At NEC, the focus is on making sure the energy stored in those batteries is not being wasted as it powers the system.

“Power management technology is a key enabler,” said Steve Kawamoto, director of marketing for custom SOC solutions at NEC Electronics America in Santa Clara, Calif. For example, work is being done on radio technology to manage the burst-like nature of Internet data activity on a handset. “You’re powering up and down those [power] rails and that’s a very power-hungry aspect of the handset.
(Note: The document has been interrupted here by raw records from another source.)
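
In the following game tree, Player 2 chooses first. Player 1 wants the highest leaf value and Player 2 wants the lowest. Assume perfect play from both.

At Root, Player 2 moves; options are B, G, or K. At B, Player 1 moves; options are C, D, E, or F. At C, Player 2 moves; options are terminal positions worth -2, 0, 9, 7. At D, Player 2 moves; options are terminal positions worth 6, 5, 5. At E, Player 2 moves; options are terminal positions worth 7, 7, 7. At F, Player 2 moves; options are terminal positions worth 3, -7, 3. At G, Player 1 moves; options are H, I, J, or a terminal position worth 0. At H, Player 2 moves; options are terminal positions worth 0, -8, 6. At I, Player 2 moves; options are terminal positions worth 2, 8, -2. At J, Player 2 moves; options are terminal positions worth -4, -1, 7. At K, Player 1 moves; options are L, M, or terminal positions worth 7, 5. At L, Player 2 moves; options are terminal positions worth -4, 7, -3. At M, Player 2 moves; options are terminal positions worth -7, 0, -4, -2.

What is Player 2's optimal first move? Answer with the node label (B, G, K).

C (Player 2): min(-2, 0, 9, 7) = -2
D (Player 2): min(6, 5, 5) = 5
E (Player 2): min(7, 7, 7) = 7
F (Player 2): min(3, -7, 3) = -7
B (Player 1): max(-2, 5, 7, -7) = 7
H (Player 2): min(0, -8, 6) = -8
I (Player 2): min(2, 8, -2) = -2
J (Player 2): min(-4, -1, 7) = -4
G (Player 1): max(-8, -2, -4, 0) = 0
L (Player 2): min(-4, 7, -3) = -4
M (Player 2): min(-7, 0, -4, -2) = -7
K (Player 1): max(-4, -7, 7, 5) = 7
Root (Player 2): min(7, 0, 7) = 0
Player 2 picks the child with the lowest value: G (value 0).

G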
So you want to power up and down as quickly as possible.”

Power-management techniques have gotten so sophisticated that they can manage power in between texting keystrokes, Kawamoto noted. If the power rails are on in between keystrokes, power is wasted.

“It’s about understanding the system context and what needs to be on in the rest of the system,” he said. “When the user is typing, I can power down other parts of the system, for example the graphics subsystems or other radios.”

Kawamoto notes that applications processor designers are doing “a lot of amazing things” to optimize their end of the battery bargain. “But all this innovation has to be fed back into the power management chip so that there is a device that enables that form factor. It’s important to enable that form factor. “

In a way, the world today is staring at the battery world, saying, in effect, “if only we could find the miracle chemistry” to power cars for 500 miles and enable days of constant use in a range of consumer devices. For now, that’s illusory. And consumers, in the end, are OK with it, whether they realize it consciously or not.

“There’s a threshold that people have,” said Kawamoto. “If they can find value in the device itself, they’ll put up with” battery limitations.